After checking with Rove and Libby, the White House categorically denied that either aide was involved in leaking Plame's identity.
Fitzgerald was appointed nearly two years ago to determine whether any presidential aides violated a federal law that prohibits the intentional unmasking of an undercover CIA officer.
The prosecutor also has discussed other charges with defense lawyers in recent weeks, including false statements, obstruction of justice and mishandling of classified information.
The grand jury's term expires on Friday, and the panel met with Fitzgerald's team for about three hours Wednesday before adjourning for the day.
The administrative assistant to Thomas Hogan, chief judge of US District Court in the nation's capital, disclosed that Hogan met with Fitzgerald. The assistant, Sheldon Snook, declined to say what was discussed.
Prosecutors wrapping up a criminal investigation can meet with the chief judge to request that a new grand jury be impaneled or simply to inform of impending indictments. Grand juries also can be extended, although the one investigating the Plame leak is two years old.
Beyond Libby and Rove, Fitzgerald also has interviewed officials at the State Department and CIA about their conversations with the White House and their access to information about Plame and a trip her husband took for the CIA to check on pre- Iraq war intelligence.

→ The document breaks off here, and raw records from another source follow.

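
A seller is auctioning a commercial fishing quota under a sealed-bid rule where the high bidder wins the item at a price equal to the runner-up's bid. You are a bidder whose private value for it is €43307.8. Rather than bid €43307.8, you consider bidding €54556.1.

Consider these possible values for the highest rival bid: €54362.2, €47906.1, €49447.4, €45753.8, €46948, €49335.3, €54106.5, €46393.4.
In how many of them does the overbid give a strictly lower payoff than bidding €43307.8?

The deviation hurts exactly when the highest competing bid lies strictly between €43307.8 and €54556.1 — overbidding then wins at a price above your value.
€54362.2: inside the interval → strictly worse (loss €11054.4).
€47906.1: inside the interval → strictly worse (loss €4598.3).
€49447.4: inside the interval → strictly worse (loss €6139.6).
€45753.8: inside the interval → strictly worse (loss €2446).
€46948: inside the interval → strictly worse (loss €3640.2).
€49335.3: inside the interval → strictly worse (loss €6027.5).
€54106.5: inside the interval → strictly worse (loss €10798.7).
€46393.4: inside the interval → strictly worse (loss €3085.6).
Count: 8.

8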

The public appeared divided about the controversy. A CNN-USA Today-Gallup poll taken over the weekend found 39 percent of Americans believe the leak of Plame's name was illegal, another 39 percent believed it was unethical but not illegal and the remainder saw nothing wrong or were not sure.
During the investigation, prosecutors forced testimony from journalists about confidential sources. They assembled evidence that Rove talked about Wilson's wife with columnist Robert Novak and Time magazine reporter Matt Cooper before both reporters wrote stories outing Plame. And the prosecutors gathered evidence that Libby gave information about Wilson's wife to Cooper and on three occasions to New York Times reporter Judith Miller.
When Novak disclosed Plame's name, the columnist said he had two senior administration officials for sources. Rove is said to be one of the sources, but the other isn't publicly known.
As the White House's original denials collapsed, administration defenders said that the source of any information Rove and Libby may have passed on about Plame came from reporters and not from classified sources.
But in the past two weeks, that assertion has been undercut with the revelation that Libby got information from Cheney before the aide met with reporters, and that Rove may have gotten information from Libby.
Prosecutors have zeroed in on inconsistencies. Rove and Cooper differed over the original reason for their contact. Prosecutors have raised concern that Rove at first testified only about his contact with Novak without acknowledging the Cooper discussion.
After Rove's attorney located an e-mail referring to that conversation, Rove volunteered to return to the grand jury and discuss his conversation with Cooper.